My book choice this month is a title with (I assume) limited interest. But since that limited interest group is made up of writers and would-be writers, and because everybody in that group is a sucker for books about books, and books about how to write them, I thought it would be worthwhile to tell everyone how much I profited from reading this one.
There are parts of the book that are digressions into the innards of David Copperfield, say, but the over-arching theme really floated my boat.
Bottum’s thesis is basically that the novel is a quintessentially Protestant art form, and that the modern decline of the novel is tied tightly to the decline of Protestantism. Bottum is (I believe) a Roman Catholic, but he analyzes the Protestant contribution to this particular art in a judicious, fair-minded, and intelligent way.
Keep in mind that when he talks about the decline of Protestantism, he is largely talking about the declining influence of the mainstream denominations.

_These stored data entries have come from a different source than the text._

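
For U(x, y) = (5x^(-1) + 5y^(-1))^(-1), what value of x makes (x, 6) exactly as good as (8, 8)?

x = 12

U depends on (x, y) only through S = 5x^(-1) + 5y^(-1), so equal utility means equal S. At (8, 8): S = 1.25.
With y = 6: 5·6^(-1) = 5/6, so 5x^(-1) = 1.25 − 5/6 = 5/12, i.e. x^(-1) = 1/12.
Hence x = 1/(1/12) = 12.
Check: U(12, 6) = 0.8.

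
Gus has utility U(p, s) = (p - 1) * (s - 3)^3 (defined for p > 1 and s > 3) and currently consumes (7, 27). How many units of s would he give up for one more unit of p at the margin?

MRS = 4/3

MU_p = (s−3)^3, MU_s = 3·(p−1)·(s−3)^2.
MRS = (1/3)·(s−3)/(p−1).
At (7, 27): MRS = 4/3.
That is, one extra unit of p is worth 4/3 units of s at the margin.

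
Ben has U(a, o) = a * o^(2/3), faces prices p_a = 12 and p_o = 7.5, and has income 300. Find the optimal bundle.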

For conservative Protestants, this seems like an odd fit — how can they be Protestants still when they aren’t Christians anymore? But Bottum knows what he is about, and I will leave it him to explain everything.
The short form is that the Protestant emphasis on the salvation of the individual soul produced a need for an art form that echoed the thickness of that experience, and so the psychological novel came into being. But as the evangelical realities seeped away, an attempt was made to have the novel itself provide the thickness of that experience. That attempt has utterly failed, as idolatries tend to do.
If you write novels, or read them, or want to write them, I believe you will greatly enjoy this book.